The Association grew quickly through the 1970s and early 1980s with a lot of pre 1919 stock. Jim Coulter established the association and was the director for 12 years before going on to become the Chief Executive of the National Housing Federation. New build development was undertaken through Leeds Partnership Homes during the early 1990s, leading to the present day where its 4,500 homes are roughly half pre-1919 stock and half new build stock

Most of its homes are in Leeds, but through the 1990s they started developing outside Leeds and now have around 400 homes in Harrogate and 100 in Wakefield.

The association's aim is to provide a benefit to the whole community through the provision of housing and associated services. Most of its services are directed at renting homes people want to live in, for less than they could be rented from the private sector.

Leeds Federated engages in regeneration in the communities where it has stock, in order to help change communities to become places where people will choose to live.
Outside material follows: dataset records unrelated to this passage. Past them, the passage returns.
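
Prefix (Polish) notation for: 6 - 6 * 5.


'*' binds tighter: tree is (- 6 (* 6 5))
Prefix: - 6 * 6 5


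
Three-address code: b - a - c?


Break into single-operator statements:
t1 = b - a
t2 = t1 - c


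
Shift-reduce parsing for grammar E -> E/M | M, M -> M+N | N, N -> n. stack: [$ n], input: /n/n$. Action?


'n' on top is the handle for N -> n
Action: reduce (N -> n)


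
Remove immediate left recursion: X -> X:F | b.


Left-recursive alternatives: X:F; non-recursive: b
Introduce X': X -> bX', X' -> :FX' | ε


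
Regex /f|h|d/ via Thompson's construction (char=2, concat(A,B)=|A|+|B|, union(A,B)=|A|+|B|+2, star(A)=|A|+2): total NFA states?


Syntax tree has 3 char leaf(s), 2 union(s), 0 star(s)
chars contribute 3×2 = 6; each union adds +2; each star adds +2
Total: 6 + 4 + 0 = 10 states


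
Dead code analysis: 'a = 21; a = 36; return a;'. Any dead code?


first assignment to a is overwritten before any read
Dead: 'a = 21'


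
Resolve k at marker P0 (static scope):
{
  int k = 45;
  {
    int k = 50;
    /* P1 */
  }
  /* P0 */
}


k declared in the same block as P0
k = 45


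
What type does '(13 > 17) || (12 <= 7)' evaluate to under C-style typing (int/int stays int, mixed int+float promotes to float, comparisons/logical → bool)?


Operand types: bool || bool
Rule: logical operators take bool operands and yield bool
Result type: bool


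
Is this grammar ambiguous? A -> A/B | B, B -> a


precedence layered via separate nonterminal B: deterministic
Unambiguous


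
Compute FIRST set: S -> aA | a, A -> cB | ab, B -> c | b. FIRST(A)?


Per alternative of A: FIRST(cB) = {c}; FIRST(ab) = {a}
FIRST(A) = {a, c}


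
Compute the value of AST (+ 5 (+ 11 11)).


Evaluate inner: (+ 11 11) = 22
Evaluate root: (+ 5 22) = 27
Result: 27


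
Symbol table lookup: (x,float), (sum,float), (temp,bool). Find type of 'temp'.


Lookup 'temp' → type bool


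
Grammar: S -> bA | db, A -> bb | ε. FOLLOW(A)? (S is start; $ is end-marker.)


$ ∈ FOLLOW(S). For each A -> αBβ: add FIRST(β)\{ε} to FOLLOW(B); if β nullable, add FOLLOW(A).
FOLLOW(A) = {$}


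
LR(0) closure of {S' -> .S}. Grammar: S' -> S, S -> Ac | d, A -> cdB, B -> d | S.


Start: S' -> .S
For each item with dot before a nonterminal B, add B -> .γ for every B-production
Closure: [S' -> .S, S -> .Ac, S -> .d, A -> .cdB]


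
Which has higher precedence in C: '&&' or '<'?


'<' is relational (level 7); '&&' is logical AND (level 2)
Higher level binds tighter
'<' has higher precedence than '&&'


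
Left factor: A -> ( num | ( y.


Common prefix: '('
Factored: A -> ( A', A' -> num | y


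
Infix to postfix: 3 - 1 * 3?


* has higher precedence, evaluate 1*3 first
Postfix: 3 1 3 * -


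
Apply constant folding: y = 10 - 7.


10 - 7 = 3 at compile time
Optimized: y = 3


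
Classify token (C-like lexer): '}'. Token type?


Pattern: delimiter/punctuation
Type: PUNCTUATION


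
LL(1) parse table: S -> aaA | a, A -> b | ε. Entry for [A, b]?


For [A, b]: 'b' ∈ FIRST(b)
Entry: A -> b


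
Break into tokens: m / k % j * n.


Scan left to right, longest-match per lexeme
Tokens: ID(m), OP(/), ID(k), OP(%), ID(j), OP(*), ID(n)


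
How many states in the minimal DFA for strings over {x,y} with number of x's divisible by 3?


Track (count of x) mod 3: states 0..2, accept at 0
Minimal DFA: 3 states


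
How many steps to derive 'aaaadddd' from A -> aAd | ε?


Derivation: A => aAd => aaAdd => aaaAddd => aaaaAdddd => aaaadddd
Steps: 5


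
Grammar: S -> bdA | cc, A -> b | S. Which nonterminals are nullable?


A nonterminal is nullable iff some alternative derives ε (directly, or every symbol in it is nullable)
Nullable: {}


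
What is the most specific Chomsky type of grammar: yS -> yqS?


LHS has context (more than one symbol) and |LHS| ≤ |RHS|
Classification: Type 1 (Context-Sensitive)


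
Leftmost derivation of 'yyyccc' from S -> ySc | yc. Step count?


Derivation: S => ySc => yyScc => yyyccc
Steps: 3


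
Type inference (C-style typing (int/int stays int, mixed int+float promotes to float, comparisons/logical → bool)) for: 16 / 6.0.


Operand types: int / float
Rule: mixed int/float promotes to float; int/int stays int
Result type: float


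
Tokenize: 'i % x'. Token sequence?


Scan left to right, longest-match per lexeme
Tokens: ID(i), OP(%), ID(x)


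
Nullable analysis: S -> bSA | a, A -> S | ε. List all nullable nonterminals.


A nonterminal is nullable iff some alternative derives ε (directly, or every symbol in it is nullable)
Nullable: {A}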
In 2023, Leeds Federated completed the conversion of their previous office at Arthington House, 30 Westfield Road, Leeds LS3 1DE into affordable flats. Leeds Federated have now moved to offices at The Tannery, Kirkstall Road, Leeds.

The current Chief Executive is Matthew Walker, and the chair from 2002 to 2009 was Martin Dean who was succeeded by Eric Bowen. The current chair is Kim Brear who has been in post since 2021.